ABSTRACT

I H A V E now, I trust, stated with sufficient distinctness the facts which bear on the history of wages and labour for six centuries in England. The evidence is taken from unimpeachable sources, from the record of what was actually paid, and the power which the wages earned had over the necessaries and conveniences of life. For nearly half the period, I have myself supplied all the evidence from which the inferences have been derived, or could be as yet. For another century I have relied on the notes which I have already collected for the history of prices during the period extending from the middle of Elizabeth's reign to the accession of Anne. For the rest I have trusted to Arthur

Young and Eden to the end of the eighteenth; to Tooke, Porter, and others for the nineteenth.
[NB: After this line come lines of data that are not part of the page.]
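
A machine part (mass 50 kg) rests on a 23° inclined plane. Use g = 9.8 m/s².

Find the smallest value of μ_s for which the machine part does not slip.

μ_s,min ≈ 0.424

At the slip threshold m g sin θ = μ_s m g cos θ, so μ_s,min = tan θ.
μ_s,min = tan 23° = 0.424.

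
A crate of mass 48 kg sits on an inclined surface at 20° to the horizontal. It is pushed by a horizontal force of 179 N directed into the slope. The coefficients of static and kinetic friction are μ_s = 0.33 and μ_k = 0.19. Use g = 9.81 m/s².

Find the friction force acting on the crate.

f ≈ 7.15 N (down the incline)

The horizontal push has a component P sin θ into the surface, so N = m g cos θ + P sin θ = 442.5 + 61.22 = 503.7 N.
Along the incline, the net driving force (taking up-slope positive) is P cos θ − m g sin θ = 168.2 − 161.1 = 7.155 N, so equilibrium requires friction f = -7.155 N (down-slope).
Maximum static friction: μ_s N = 0.33 × 503.7 = 166.2 N.
Since 7.155 N is within the 166.2 N limit, the crate stays put and friction is exactly 7.15 N.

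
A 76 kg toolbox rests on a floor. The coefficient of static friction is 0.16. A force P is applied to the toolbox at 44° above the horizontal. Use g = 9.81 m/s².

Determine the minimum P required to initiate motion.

P ≈ 144 N

N = m g − P sin α (the pull lifts the toolbox).
At impending slip, P cos α = μ_s N = μ_s (m g − P sin α).
Solving: P (cos α + μ_s sin α) = μ_s m g → P = 0.16×746/(cos 44° + 0.16 sin 44°) = 119/0.8305 = 144 N.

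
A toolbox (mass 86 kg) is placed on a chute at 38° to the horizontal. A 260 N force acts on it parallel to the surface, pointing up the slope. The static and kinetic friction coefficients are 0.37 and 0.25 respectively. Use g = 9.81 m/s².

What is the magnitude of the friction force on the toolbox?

Normal force: N = m g cos θ = 86 × 9.81 × cos 38° = 664.8 N.
Parallel to the incline, ΣF = 0 gives f = m g sin θ − P = 519.4 − 260 = 259.4 N (up-slope positive).
Static friction can supply at most μ_s N = 246 N.
|259.4| exceeds 246 N, so the toolbox slips down-slope; friction is kinetic, f = μ_k N = 0.25×664.8 = 166 N.

f ≈ 166 N (up the incline)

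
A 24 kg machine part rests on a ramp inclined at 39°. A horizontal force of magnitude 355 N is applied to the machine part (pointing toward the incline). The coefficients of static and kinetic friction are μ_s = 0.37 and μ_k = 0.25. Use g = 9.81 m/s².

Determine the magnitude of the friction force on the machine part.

Normal direction: N = m g cos θ + P sin θ = 406.4 N.
Parallel to the incline: P cos θ − m g sin θ = 275.9 − 148.2 = 127.7 N; the friction needed to balance this is 127.7 N acting down the slope.
Maximum static friction: μ_s N = 0.37 × 406.4 = 150.4 N.
Since 127.7 N is within the 150.4 N limit, the machine part stays put and friction is exactly 128 N.

f ≈ 128 N (down the incline)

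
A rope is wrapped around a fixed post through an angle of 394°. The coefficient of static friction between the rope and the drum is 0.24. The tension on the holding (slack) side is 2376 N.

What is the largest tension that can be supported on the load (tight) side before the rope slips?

T_max ≈ 12400 N

At impending slip the capstan equation gives T₂/T₁ = e^{μβ} with β in radians.
β = 394° × π/180 = 6.877 rad.
e^{μβ} = e^{0.24×6.877} = 5.209.
T₂ = T₁ · e^{μβ} = 2376 × 5.209 = 12400 N.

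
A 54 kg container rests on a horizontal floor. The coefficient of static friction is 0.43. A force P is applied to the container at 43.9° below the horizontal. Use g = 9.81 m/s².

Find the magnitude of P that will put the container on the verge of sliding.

N = m g + P sin α (the push presses the container into the horizontal floor).
At impending slip, P cos α = μ_s N = μ_s (m g + P sin α).
Solving: P (cos α − μ_s sin α) = μ_s m g → P = 0.43×530/(cos 43.9° − 0.43 sin 43.9°) = 228/0.4224 = 539 N.

P ≈ 539 N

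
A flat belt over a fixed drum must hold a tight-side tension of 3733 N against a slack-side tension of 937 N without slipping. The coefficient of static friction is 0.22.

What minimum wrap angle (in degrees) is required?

T₂/T₁ = e^{μβ} → β = ln(T₂/T₁)/μ.
β = ln(3733/937)/0.22 = 1.382/0.22 = 6.283 rad.
In degrees: β = 6.283 × 180/π = 360°.

β_min ≈ 360°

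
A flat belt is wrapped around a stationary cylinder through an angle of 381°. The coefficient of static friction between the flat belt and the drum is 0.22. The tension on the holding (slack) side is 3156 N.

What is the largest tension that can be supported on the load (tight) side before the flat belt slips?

T_max ≈ 13600 N

At impending slip the capstan equation gives T₂/T₁ = e^{μβ} with β in radians.
β = 381° × π/180 = 6.65 rad.
e^{μβ} = e^{0.22×6.65} = 4.319.
T₂ = T₁ · e^{μβ} = 3156 × 4.319 = 13600 N.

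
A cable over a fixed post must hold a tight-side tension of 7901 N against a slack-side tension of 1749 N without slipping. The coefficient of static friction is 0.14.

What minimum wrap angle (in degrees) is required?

T₂/T₁ = e^{μβ} → β = ln(T₂/T₁)/μ.
β = ln(7901/1749)/0.14 = 1.508/0.14 = 10.77 rad.
In degrees: β = 10.77 × 180/π = 617°.

β_min ≈ 617°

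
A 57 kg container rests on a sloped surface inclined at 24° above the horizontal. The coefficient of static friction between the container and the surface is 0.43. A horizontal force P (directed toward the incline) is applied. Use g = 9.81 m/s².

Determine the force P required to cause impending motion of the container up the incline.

At impending motion up the slope, friction acts down-slope at its limit: f = μ_s N.
Perpendicular to the incline: N = m g cos θ + P sin θ.
Along the incline: P cos θ = m g sin θ + μ_s N = m g sin θ + μ_s (m g cos θ + P sin θ).
Solving, P (cos θ − μ_s sin θ) = m g (sin θ + μ_s cos θ), so P = 57×9.81×(sin 24° + 0.43 cos 24°)/(cos 24° − 0.43 sin 24°) = 559×0.7996/0.7386 = 605 N.

P ≈ 605 N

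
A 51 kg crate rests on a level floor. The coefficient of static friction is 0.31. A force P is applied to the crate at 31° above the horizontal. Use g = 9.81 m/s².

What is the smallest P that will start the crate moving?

P ≈ 153 N

N = m g − P sin α (the pull lifts the crate).
At impending slip, P cos α = μ_s N = μ_s (m g − P sin α).
Solving: P (cos α + μ_s sin α) = μ_s m g → P = 0.31×500/(cos 31° + 0.31 sin 31°) = 155/1.017 = 153 N.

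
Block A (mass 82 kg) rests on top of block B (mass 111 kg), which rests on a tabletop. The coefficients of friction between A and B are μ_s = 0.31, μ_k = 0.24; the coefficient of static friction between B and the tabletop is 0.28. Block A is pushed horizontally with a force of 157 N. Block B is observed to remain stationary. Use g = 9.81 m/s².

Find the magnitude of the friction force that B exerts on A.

Between the blocks, N₁ = m_A g = 804.4 N.
So the A–B interface can sustain at most μ_s N₁ = 249.4 N of static friction.
Since P = 157 N ≤ 249.4 N, A does not slip on B; friction on A equals P = 157 N.
By Newton's third law B feels 157 N forward from A. With B stationary, the floor's static friction on B balances it: f₂ = 157 N (well within μ_s(m_A+m_B)g = 530.1 N).

f ≈ 157 N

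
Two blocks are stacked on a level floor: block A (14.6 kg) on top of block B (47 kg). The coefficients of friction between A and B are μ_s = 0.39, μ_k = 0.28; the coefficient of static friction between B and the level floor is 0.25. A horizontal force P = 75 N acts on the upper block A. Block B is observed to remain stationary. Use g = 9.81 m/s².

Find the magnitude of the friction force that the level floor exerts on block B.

Normal force at the A–B interface: N₁ = m_A g = 143.2 N.
So the A–B interface can sustain at most μ_s N₁ = 55.86 N of static friction.
Since P = 75 N > 55.86 N, A slides on B; the A–B friction is kinetic: f₁ = μ_k N₁ = 0.28×143.2 = 40.1 N.
B experiences an equal 40.1 N forward from A (third law). B is in equilibrium, so the floor supplies f₂ = 40.1 N of static friction (limit μ_s(m_A+m_B)g = 151.1 N, not exceeded).

f ≈ 40.1 N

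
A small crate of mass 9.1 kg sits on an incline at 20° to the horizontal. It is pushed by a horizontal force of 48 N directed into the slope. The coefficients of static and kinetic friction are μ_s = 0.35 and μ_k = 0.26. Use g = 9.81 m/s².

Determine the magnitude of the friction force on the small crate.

The horizontal push has a component P sin θ into the surface, so N = m g cos θ + P sin θ = 83.89 + 16.42 = 100.3 N.
Parallel to the incline: P cos θ − m g sin θ = 45.11 − 30.53 = 14.57 N; the friction needed to balance this is 14.57 N acting down the slope.
The limit of static friction is μ_s N = 35.11 N.
Since 14.57 N is within the 35.11 N limit, the small crate stays put and friction is exactly 14.6 N.

f ≈ 14.6 N (down the incline)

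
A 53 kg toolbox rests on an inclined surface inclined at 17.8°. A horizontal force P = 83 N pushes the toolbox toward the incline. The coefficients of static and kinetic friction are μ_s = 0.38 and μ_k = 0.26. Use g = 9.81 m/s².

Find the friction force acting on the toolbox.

f ≈ 79.9 N (up the incline)

Resolve perpendicular to the incline: N = m g cos θ + P sin θ = 53×9.81×cos 17.8° + 83×sin 17.8° = 520.4 N.
Parallel to the incline: P cos θ − m g sin θ = 79.03 − 158.9 = -79.91 N; the friction needed to balance this is 79.91 N acting up the slope.
The limit of static friction is μ_s N = 197.8 N.
Since 79.91 N is within the 197.8 N limit, the toolbox stays put and friction is exactly 79.9 N.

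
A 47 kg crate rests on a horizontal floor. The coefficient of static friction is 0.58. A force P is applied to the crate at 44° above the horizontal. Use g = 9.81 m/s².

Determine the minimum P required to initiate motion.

N = m g − P sin α (the pull lifts the crate).
At impending slip, P cos α = μ_s N = μ_s (m g − P sin α).
Solving: P (cos α + μ_s sin α) = μ_s m g → P = 0.58×461/(cos 44° + 0.58 sin 44°) = 267/1.122 = 238 N.

P ≈ 238 N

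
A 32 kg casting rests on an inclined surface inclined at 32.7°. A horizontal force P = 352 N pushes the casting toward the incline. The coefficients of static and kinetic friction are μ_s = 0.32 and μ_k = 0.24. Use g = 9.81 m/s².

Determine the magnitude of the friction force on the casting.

f ≈ 127 N (down the incline)

Resolve perpendicular to the incline: N = m g cos θ + P sin θ = 32×9.81×cos 32.7° + 352×sin 32.7° = 454.3 N.
Along the incline, the net driving force (taking up-slope positive) is P cos θ − m g sin θ = 296.2 − 169.6 = 126.6 N, so equilibrium requires friction f = -126.6 N (down-slope).
Maximum static friction: μ_s N = 0.32 × 454.3 = 145.4 N.
|f_req| = 126.6 ≤ 145.4 N → the casting is in equilibrium; friction equals the required value.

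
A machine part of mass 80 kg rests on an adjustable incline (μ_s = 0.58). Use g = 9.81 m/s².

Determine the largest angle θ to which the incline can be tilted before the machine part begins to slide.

θ_max ≈ 30.1°

At the slip threshold, m g sin θ = μ_s · m g cos θ, so tan θ = μ_s.
θ_max = arctan(0.58) = 30.1°.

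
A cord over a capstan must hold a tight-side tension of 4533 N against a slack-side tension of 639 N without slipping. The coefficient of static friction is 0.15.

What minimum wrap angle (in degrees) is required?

β_min ≈ 748°

T₂/T₁ = e^{μβ} → β = ln(T₂/T₁)/μ.
β = ln(4533/639)/0.15 = 1.959/0.15 = 13.06 rad.
In degrees: β = 13.06 × 180/π = 748°.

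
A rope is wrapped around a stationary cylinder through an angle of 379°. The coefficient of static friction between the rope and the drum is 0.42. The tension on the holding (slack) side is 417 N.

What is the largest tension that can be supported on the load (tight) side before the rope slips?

At impending slip the capstan equation gives T₂/T₁ = e^{μβ} with β in radians.
β = 379° × π/180 = 6.615 rad.
e^{μβ} = e^{0.42×6.615} = 16.09.
T₂ = T₁ · e^{μβ} = 417 × 16.09 = 6710 N.

T_max ≈ 6710 N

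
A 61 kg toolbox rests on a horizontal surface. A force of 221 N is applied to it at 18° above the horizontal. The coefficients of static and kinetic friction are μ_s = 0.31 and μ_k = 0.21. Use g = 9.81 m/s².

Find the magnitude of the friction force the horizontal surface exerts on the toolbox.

f ≈ 111 N

The vertical component of P reduces the normal force: N = m g − P sin α = 598.4 − 68.29 = 530.1 N.
Horizontally, friction must balance P cos α = 210.2 N.
μ_s N = 0.31 × 530.1 = 164.3 N.
210.2 > 164.3 N → the toolbox slides; f = μ_k N = 0.21×530.1 = 111 N.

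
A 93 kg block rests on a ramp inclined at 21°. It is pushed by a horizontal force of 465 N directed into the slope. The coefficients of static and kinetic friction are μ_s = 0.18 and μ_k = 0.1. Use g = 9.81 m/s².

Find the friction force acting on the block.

f ≈ 107 N (down the incline)

Resolve perpendicular to the incline: N = m g cos θ + P sin θ = 93×9.81×cos 21° + 465×sin 21° = 1018 N.
Parallel to the incline: P cos θ − m g sin θ = 434.1 − 326.9 = 107.2 N; the friction needed to balance this is 107.2 N acting down the slope.
Maximum static friction: μ_s N = 0.18 × 1018 = 183.3 N.
Since 107.2 N is within the 183.3 N limit, the block stays put and friction is exactly 107 N.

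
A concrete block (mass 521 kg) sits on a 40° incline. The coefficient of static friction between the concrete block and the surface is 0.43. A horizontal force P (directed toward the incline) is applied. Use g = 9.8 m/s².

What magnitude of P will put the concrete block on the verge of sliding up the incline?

P ≈ 10100 N

At impending motion up the slope, friction acts down-slope at its limit: f = μ_s N.
Perpendicular to the incline: N = m g cos θ + P sin θ.
Along the incline: P cos θ = m g sin θ + μ_s N = m g sin θ + μ_s (m g cos θ + P sin θ).
Solving, P (cos θ − μ_s sin θ) = m g (sin θ + μ_s cos θ), so P = 521×9.8×(sin 40° + 0.43 cos 40°)/(cos 40° − 0.43 sin 40°) = 5110×0.9722/0.4896 = 10100 N.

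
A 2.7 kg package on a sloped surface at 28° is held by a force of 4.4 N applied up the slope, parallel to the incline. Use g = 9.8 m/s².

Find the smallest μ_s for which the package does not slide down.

μ_s,min ≈ 0.343

N = m g cos θ = 23.36 N.
Friction must make up the shortfall along the incline: f = m g sin θ − P = 12.42 − 4.4 = 8.022 N.
At the threshold f = μ_s N, so μ_s,min = 8.022/23.36 = 0.343.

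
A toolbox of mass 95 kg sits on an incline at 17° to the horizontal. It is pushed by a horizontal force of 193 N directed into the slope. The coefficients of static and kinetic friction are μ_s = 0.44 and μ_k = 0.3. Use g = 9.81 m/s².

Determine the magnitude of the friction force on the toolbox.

Resolve perpendicular to the incline: N = m g cos θ + P sin θ = 95×9.81×cos 17° + 193×sin 17° = 947.7 N.
Parallel to the incline: P cos θ − m g sin θ = 184.6 − 272.5 = -87.91 N; the friction needed to balance this is 87.91 N acting up the slope.
Maximum static friction: μ_s N = 0.44 × 947.7 = 417 N.
|f_req| = 87.91 ≤ 417 N → the toolbox is in equilibrium; friction equals the required value.

f ≈ 87.9 N (up the incline)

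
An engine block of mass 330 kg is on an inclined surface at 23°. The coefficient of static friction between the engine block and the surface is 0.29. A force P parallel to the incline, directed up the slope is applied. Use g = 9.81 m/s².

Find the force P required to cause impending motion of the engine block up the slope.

At impending motion up the slope, friction acts down-slope at its limit: f = μ_s N.
P is parallel to the surface, so N = m g cos θ = 2980 N.
Along the incline: P = m g sin θ + μ_s N = 1260 + 0.29×2980 = 2130 N.

P ≈ 2130 N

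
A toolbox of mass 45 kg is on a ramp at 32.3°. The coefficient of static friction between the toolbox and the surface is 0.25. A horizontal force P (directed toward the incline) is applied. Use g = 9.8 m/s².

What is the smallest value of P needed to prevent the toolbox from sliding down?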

I have been able, I hope, to discover and explain the special causes which affected the labourer from the middle of the sixteenth century to the end of the first quarter in the nineteenth. I have shown that from the earliest recorded annals, through nearly three centuries, the condition of the English labourer was that of plenty and hope, that from perfectly intelligible causes it sunk within a century to so low a level as to make the workmen practically helpless, and that the lowest point was reached just about the outbreak of the great war between King and Parliament. From this time it gradually improved, till in the first half of the eighteenth century,, though still far below the level of the fifteenth, it achieved comparative plenty. Then it began to sink again, and the workmen experienced the direst misery during the great continental war. Latterly, almost within our own memory and knowledge, it has experienced a slow and partial improvement, the causes of which are to be found in the liberation of industry from protective laws, in the adoption of certain principles which restrained employment in some directions, and most of all in the concession to labourers of the right so long denied, of forming labour partnerships.